As described in the last post, we can define an abstraction for geometry that supports composition, duplication, and transformation. Ideally, rendering could then involve forming a geometry in a clean functional way through multiple compositions and transformations, and passing the resulting geometry into a render command. Transformations not only include modifying the layout of the geometry by rotating, scaling, and translating it, but also applying color and lighting to the geometry and the pixels contained within it, or whatever else is required for a complete rendering specification. Lighting could even be applied to the constituent parts of a geometry before they are composed. The various properties needed to make this possible include thinks like diffuse, specular, glass, and refractive materials as well as additional non-geometry constituents such as directional, ambient, and spot lights. Essentially, the geometry would then become a mini-scene graph.
Scene graphs are common in retained graphics APIs such as WPF 3D and Java 3D. Basically, a scene graph is a graph of the elements that affect scene rendering, and then becomes the basis for what is shown on the screen. Since we are only interested in what can be efficiently rendered in a shader pipeline, we have to keep the graph nodes mostly homogeneous: duplicating and transforming a geometry in the graph is fine, but composing completely different geometries with different lighting schemes is probably not going to work in the context of one rendering call (instead, render the geometries in separate rendering calls).

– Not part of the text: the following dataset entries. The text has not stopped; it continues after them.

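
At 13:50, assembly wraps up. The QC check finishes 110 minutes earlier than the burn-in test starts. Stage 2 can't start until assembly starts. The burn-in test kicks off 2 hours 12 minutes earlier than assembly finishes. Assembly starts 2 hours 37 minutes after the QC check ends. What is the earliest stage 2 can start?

12:25

The burn-in test starts at 13:50 − 132 min = 11:38.
The QC check ends at 11:38 − 110 min = 09:48.
Assembly starts at 09:48 + 157 min = 12:25.
Stage 2 is bounded by assembly, so the earliest it can start is 12:25.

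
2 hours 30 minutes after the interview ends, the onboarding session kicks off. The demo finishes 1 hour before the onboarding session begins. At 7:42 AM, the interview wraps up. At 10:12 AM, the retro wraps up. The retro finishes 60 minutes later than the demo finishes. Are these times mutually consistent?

Yes

The onboarding session starts at 7:42 AM + 150 min = 10:12 AM.
The demo ends at 10:12 AM − 60 min = 9:12 AM.
The retro ends at 9:12 AM + 60 min = 10:12 AM.
That matches the stated 10:12 AM, so the schedule is consistent.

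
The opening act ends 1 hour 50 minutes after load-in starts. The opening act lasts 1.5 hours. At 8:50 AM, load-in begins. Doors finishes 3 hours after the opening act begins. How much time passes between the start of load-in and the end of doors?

The opening act ends at 8:50 AM + 110 min = 10:40 AM.
The opening act starts at 10:40 AM − 90 min = 9:10 AM.
Doors ends at 9:10 AM + 180 min = 12:10 PM.
From 8:50 AM to 12:10 PM is 3 hours 20 minutes.

3 hours 20 minutes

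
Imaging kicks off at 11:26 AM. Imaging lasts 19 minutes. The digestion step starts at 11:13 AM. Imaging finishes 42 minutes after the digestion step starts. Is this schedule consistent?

No

Imaging ends at 11:13 AM + 42 min = 11:55 AM.
Imaging starts at 11:55 AM − 19 min = 11:36 AM.
But imaging is also said to start at 11:26 AM — a 10-minute conflict.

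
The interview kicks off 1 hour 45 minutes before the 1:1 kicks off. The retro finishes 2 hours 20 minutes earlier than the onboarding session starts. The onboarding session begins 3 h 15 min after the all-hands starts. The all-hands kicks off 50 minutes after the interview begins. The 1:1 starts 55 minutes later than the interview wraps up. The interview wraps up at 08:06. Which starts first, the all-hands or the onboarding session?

the all-hands

The 1:1 starts at 08:06 + 55 min = 09:01.
The interview starts at 09:01 − 105 min = 07:16.
The all-hands starts at 07:16 + 50 min = 08:06.
The onboarding session starts at 08:06 + 195 min = 11:21.
The all-hands starts at 08:06 and the onboarding session starts at 11:21, so the all-hands is first.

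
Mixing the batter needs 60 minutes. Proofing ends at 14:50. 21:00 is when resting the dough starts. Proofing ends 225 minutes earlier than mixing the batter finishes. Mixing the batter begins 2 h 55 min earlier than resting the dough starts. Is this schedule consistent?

Mixing the batter starts at 21:00 − 175 min = 18:05.
Mixing the batter ends at 18:05 + 60 min = 19:05.
Proofing ends at 19:05 − 225 min = 15:20.
But proofing is also said to end at 14:50 — a 30-minute conflict.

No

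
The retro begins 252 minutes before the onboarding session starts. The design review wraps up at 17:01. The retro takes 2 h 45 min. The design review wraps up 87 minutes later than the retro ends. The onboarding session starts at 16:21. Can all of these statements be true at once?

No

The retro starts at 16:21 − 252 min = 12:09.
The retro ends at 12:09 + 165 min = 14:54.
The design review ends at 14:54 + 87 min = 16:21.
But the design review is also said to end at 17:01 — a 40-minute conflict.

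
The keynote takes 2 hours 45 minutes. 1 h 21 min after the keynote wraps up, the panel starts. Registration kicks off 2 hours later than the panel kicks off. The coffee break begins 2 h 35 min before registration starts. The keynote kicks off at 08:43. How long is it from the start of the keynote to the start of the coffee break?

3 hours 31 minutes

The keynote ends at 08:43 + 165 min = 11:28.
The panel starts at 11:28 + 81 min = 12:49.
Registration starts at 12:49 + 120 min = 14:49.
The coffee break starts at 14:49 − 155 min = 12:14.
From 08:43 to 12:14 is 3 hours 31 minutes.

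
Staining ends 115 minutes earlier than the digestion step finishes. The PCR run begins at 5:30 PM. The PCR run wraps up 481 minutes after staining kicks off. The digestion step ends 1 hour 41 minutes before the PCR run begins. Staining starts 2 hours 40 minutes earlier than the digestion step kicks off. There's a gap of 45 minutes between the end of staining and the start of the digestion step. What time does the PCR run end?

8:00 PM

The digestion step ends at 5:30 PM − 101 min = 3:49 PM.
Staining ends at 3:49 PM − 115 min = 1:54 PM.
The digestion step starts at 1:54 PM + 45 min = 2:39 PM.
Staining starts at 2:39 PM − 160 min = 11:59 AM.
The PCR run ends at 11:59 AM + 481 min = 8:00 PM.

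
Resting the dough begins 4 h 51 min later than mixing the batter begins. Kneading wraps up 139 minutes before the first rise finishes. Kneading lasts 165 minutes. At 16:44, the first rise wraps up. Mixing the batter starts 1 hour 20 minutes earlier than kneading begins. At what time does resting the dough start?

15:11

Kneading ends at 16:44 − 139 min = 14:25.
Kneading starts at 14:25 − 165 min = 11:40.
Mixing the batter starts at 11:40 − 80 min = 10:20.
Resting the dough starts at 10:20 + 291 min = 15:11.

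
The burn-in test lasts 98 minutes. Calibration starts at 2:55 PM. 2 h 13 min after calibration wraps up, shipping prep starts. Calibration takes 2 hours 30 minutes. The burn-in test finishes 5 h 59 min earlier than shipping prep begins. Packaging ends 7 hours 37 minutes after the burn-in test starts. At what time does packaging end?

7:38 PM

Calibration ends at 2:55 PM + 150 min = 5:25 PM.
Shipping prep starts at 5:25 PM + 133 min = 7:38 PM.
The burn-in test ends at 7:38 PM − 359 min = 1:39 PM.
The burn-in test starts at 1:39 PM − 98 min = 12:01 PM.
Packaging ends at 12:01 PM + 457 min = 7:38 PM.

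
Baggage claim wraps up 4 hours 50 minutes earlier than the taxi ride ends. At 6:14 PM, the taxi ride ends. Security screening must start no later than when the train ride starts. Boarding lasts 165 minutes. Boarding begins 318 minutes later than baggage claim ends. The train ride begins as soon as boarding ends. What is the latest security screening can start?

Baggage claim ends at 6:14 PM − 290 min = 1:24 PM.
Boarding starts at 1:24 PM + 318 min = 6:42 PM.
Boarding ends at 6:42 PM + 165 min = 9:27 PM.
So the train ride starts at 9:27 PM.
Security screening is bounded by the train ride, so the latest it can start is 9:27 PM.

9:27 PM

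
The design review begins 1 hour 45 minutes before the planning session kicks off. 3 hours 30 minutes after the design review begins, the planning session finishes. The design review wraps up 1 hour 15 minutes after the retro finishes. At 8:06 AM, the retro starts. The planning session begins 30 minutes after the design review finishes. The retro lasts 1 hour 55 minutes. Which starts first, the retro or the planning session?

The retro ends at 8:06 AM + 115 min = 10:01 AM.
The design review ends at 10:01 AM + 75 min = 11:16 AM.
The planning session starts at 11:16 AM + 30 min = 11:46 AM.
The retro starts at 8:06 AM and the planning session starts at 11:46 AM, so the retro is first.

the retro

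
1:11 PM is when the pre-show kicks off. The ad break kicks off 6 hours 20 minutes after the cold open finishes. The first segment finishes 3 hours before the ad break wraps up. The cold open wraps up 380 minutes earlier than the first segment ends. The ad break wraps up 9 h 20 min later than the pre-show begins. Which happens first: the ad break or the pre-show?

the pre-show

The ad break ends at 1:11 PM + 560 min = 10:31 PM.
The first segment ends at 10:31 PM − 180 min = 7:31 PM.
The cold open ends at 7:31 PM − 380 min = 1:11 PM.
The ad break starts at 1:11 PM + 380 min = 7:31 PM.
The ad break starts at 7:31 PM and the pre-show starts at 1:11 PM, so the pre-show is first.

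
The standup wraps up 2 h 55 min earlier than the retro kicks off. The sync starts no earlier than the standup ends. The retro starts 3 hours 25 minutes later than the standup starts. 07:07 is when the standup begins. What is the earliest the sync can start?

The retro starts at 07:07 + 205 min = 10:32.
The standup ends at 10:32 − 175 min = 07:37.
The sync is bounded by the standup, so the earliest it can start is 07:37.

07:37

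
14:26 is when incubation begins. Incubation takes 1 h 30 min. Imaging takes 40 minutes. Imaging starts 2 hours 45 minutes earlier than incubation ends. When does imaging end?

13:51

Incubation ends at 14:26 + 90 min = 15:56.
Imaging starts at 15:56 − 165 min = 13:11.
Imaging ends at 13:11 + 40 min = 13:51.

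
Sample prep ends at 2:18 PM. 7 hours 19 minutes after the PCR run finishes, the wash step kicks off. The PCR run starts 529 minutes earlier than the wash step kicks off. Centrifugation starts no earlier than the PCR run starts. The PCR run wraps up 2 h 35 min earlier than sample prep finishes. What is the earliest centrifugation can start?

The PCR run ends at 2:18 PM − 155 min = 11:43 AM.
The wash step starts at 11:43 AM + 439 min = 7:02 PM.
The PCR run starts at 7:02 PM − 529 min = 10:13 AM.
Centrifugation is bounded by the PCR run, so the earliest it can start is 10:13 AM.

10:13 AM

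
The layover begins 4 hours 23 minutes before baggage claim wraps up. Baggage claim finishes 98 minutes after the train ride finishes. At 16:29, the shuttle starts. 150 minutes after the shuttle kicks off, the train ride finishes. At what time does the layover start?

The train ride ends at 16:29 + 150 min = 18:59.
Baggage claim ends at 18:59 + 98 min = 20:37.
The layover starts at 20:37 − 263 min = 16:14.

16:14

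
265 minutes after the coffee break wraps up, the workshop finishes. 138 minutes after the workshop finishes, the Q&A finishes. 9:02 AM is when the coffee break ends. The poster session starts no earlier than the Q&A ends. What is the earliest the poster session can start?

3:45 PM

The workshop ends at 9:02 AM + 265 min = 1:27 PM.
The Q&A ends at 1:27 PM + 138 min = 3:45 PM.
The poster session is bounded by the Q&A, so the earliest it can start is 3:45 PM.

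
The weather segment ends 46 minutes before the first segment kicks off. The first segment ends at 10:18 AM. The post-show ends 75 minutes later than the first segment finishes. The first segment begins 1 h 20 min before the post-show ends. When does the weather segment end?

The post-show ends at 10:18 AM + 75 min = 11:33 AM.
The first segment starts at 11:33 AM − 80 min = 10:13 AM.
The weather segment ends at 10:13 AM − 46 min = 9:27 AM.

9:27 AM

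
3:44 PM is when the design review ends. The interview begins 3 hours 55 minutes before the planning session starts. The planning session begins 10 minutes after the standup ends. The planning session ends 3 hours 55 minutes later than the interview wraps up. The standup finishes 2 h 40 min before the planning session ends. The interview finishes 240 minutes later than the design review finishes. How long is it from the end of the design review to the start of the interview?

The interview ends at 3:44 PM + 240 min = 7:44 PM.
The planning session ends at 7:44 PM + 235 min = 11:39 PM.
The standup ends at 11:39 PM − 160 min = 8:59 PM.
The planning session starts at 8:59 PM + 10 min = 9:09 PM.
The interview starts at 9:09 PM − 235 min = 5:14 PM.
From 3:44 PM to 5:14 PM is 1 hour 30 minutes.

1 hour 30 minutes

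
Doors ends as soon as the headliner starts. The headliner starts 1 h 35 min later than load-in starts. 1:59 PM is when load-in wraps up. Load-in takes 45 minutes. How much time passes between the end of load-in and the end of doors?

Load-in starts at 1:59 PM − 45 min = 1:14 PM.
The headliner starts at 1:14 PM + 95 min = 2:49 PM.
So doors ends at 2:49 PM.
From 1:59 PM to 2:49 PM is 50 minutes.

50 minutes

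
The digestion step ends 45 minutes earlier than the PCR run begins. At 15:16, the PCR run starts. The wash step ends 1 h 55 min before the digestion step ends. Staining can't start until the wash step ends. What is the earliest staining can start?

The digestion step ends at 15:16 − 45 min = 14:31.
The wash step ends at 14:31 − 115 min = 12:36.
Staining is bounded by the wash step, so the earliest it can start is 12:36.

12:36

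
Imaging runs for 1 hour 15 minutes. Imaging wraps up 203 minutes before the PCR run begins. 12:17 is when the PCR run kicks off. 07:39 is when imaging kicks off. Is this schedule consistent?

Imaging ends at 12:17 − 203 min = 08:54.
Imaging starts at 08:54 − 75 min = 07:39.
That matches the stated 07:39, so the schedule is consistent.

Yes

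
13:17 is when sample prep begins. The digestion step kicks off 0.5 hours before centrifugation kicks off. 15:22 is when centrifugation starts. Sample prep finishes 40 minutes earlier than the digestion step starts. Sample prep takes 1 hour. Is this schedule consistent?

The digestion step starts at 15:22 − 30 min = 14:52.
Sample prep ends at 14:52 − 40 min = 14:12.
Sample prep starts at 14:12 − 60 min = 13:12.
But sample prep is also said to start at 13:17 — a 5-minute conflict.

No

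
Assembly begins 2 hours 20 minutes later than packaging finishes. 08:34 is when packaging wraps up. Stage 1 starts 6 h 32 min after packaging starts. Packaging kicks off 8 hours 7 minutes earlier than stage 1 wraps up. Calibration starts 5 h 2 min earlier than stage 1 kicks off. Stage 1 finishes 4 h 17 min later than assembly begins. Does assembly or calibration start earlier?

calibration

Assembly starts at 08:34 + 140 min = 10:54.
Stage 1 ends at 10:54 + 257 min = 15:11.
Packaging starts at 15:11 − 487 min = 07:04.
Stage 1 starts at 07:04 + 392 min = 13:36.
Calibration starts at 13:36 − 302 min = 08:34.
Assembly starts at 10:54 and calibration starts at 08:34, so calibration is first.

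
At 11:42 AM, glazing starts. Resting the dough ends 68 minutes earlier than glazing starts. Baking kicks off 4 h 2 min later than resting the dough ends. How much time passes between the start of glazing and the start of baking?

2 hours 54 minutes

Resting the dough ends at 11:42 AM − 68 min = 10:34 AM.
Baking starts at 10:34 AM + 242 min = 2:36 PM.
From 11:42 AM to 2:36 PM is 2 hours 54 minutes.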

The primary difference then with my previous geometry abstraction is that this new geometry embeds properties and transformations at every level of composition. A level in a geometric composition can omit or duplicate properties from a higher level, and transformations (e.g., lighting or layout) should input a property from the lowest level that it exists in the geometry that the transformation is attached to; e.g., a normal property at the pixel level is preferred from a normal property at the vertex level as it is more accurate for lighting computations. The problem with this approach is that we can lose static typing: a property might not exist at any level, then what? Right now I’m willing to live with dynamic checking since it will occur relatively early in Bling when code is generated at application startup.